The capital will be divided between HarbourVest Partners LLC, which oversees a separate account for the limited partner, and Pathway Capital Management, which manages two private equity portfolios for the state, according to a fund spokesperson.
In recent months the state has displayed a distinct interest in international buyout funds. Recent pledge recipients include the fourth fund of Abénex Capital, a French mid-market buyout shop (which got a slug of $15 million from Alaska); Advent Latin American Fund V, earmarked for investments in mid-market companies, mainly in Brazil, Mexico and Argentina ($5 million); and CHAMP Private Equity’s CHAMP Buyout III, earmarked for mid-market buyouts in and around Australia ($20 million).

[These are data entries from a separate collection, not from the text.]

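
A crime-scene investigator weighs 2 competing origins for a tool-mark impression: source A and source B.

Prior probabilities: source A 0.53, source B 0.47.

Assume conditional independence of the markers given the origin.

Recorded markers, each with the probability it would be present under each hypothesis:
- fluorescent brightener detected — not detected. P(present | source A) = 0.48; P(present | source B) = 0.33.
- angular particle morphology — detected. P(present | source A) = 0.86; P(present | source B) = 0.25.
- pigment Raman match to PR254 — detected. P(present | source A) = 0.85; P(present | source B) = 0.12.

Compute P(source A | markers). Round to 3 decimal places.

0.955

For each hypothesis, the unnormalized posterior weight is prior × product of the marker likelihoods (using 1 − P(present | H) for each absent marker):
  source A: 0.53 × (1 − 0.48) × 0.86 × 0.85 = 0.20146
  source B: 0.47 × (1 − 0.33) × 0.25 × 0.12 = 0.009447
The unnormalized weights sum to 0.21091.
P(source A | evidence) = 0.20146 / 0.21091 ≈ 0.955.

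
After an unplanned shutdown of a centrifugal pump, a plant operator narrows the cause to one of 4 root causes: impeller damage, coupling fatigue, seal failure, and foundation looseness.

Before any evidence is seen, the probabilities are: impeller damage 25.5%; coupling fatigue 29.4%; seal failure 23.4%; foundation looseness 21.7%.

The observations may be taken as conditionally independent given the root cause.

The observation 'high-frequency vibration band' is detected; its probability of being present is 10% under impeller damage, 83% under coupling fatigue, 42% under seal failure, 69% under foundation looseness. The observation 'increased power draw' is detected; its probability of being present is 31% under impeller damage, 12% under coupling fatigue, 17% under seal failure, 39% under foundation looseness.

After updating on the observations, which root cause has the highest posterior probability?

foundation looseness

Multiply each prior by the joint likelihood of the evidence pattern:
  impeller damage: 0.255 × 0.10 × 0.31 = 0.007905
  coupling fatigue: 0.294 × 0.83 × 0.12 = 0.029282
  seal failure: 0.234 × 0.42 × 0.17 = 0.016708
  foundation looseness: 0.217 × 0.69 × 0.39 = 0.058395
Normalizing constant Z = 0.007905 + 0.029282 + 0.016708 + 0.058395 = 0.11229.
P(impeller damage | evidence) ≈ 0.007905 / 0.11229 ≈ 0.070
P(coupling fatigue | evidence) ≈ 0.029282 / 0.11229 ≈ 0.261
P(seal failure | evidence) ≈ 0.016708 / 0.11229 ≈ 0.149
P(foundation looseness | evidence) ≈ 0.058395 / 0.11229 ≈ 0.520
The largest is 0.520, so foundation looseness is most probable.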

Alaska Permanent Fund’s recent U.S. buyout pledges include ones to mega-buyout fund Bain Capital Fund 2009 ($20 million); mega-buyout fund Hellman & Friedman Capital Partners VII ($80 million); lower mid-market shop Gen Cap America’s Southvest Fund VI ($18 million); and growth-equity fund TA Associates XI ($70 million). The state recently illustrated a new-found appetite for mezzanine funds with $500 million worth of such pledges.
As of April 30, the limited partner’s actual allocation to private equity stood at 2.6 percent. Its target allocation to the asset class is 6 percent, with a range of 1 percent to 11 percent.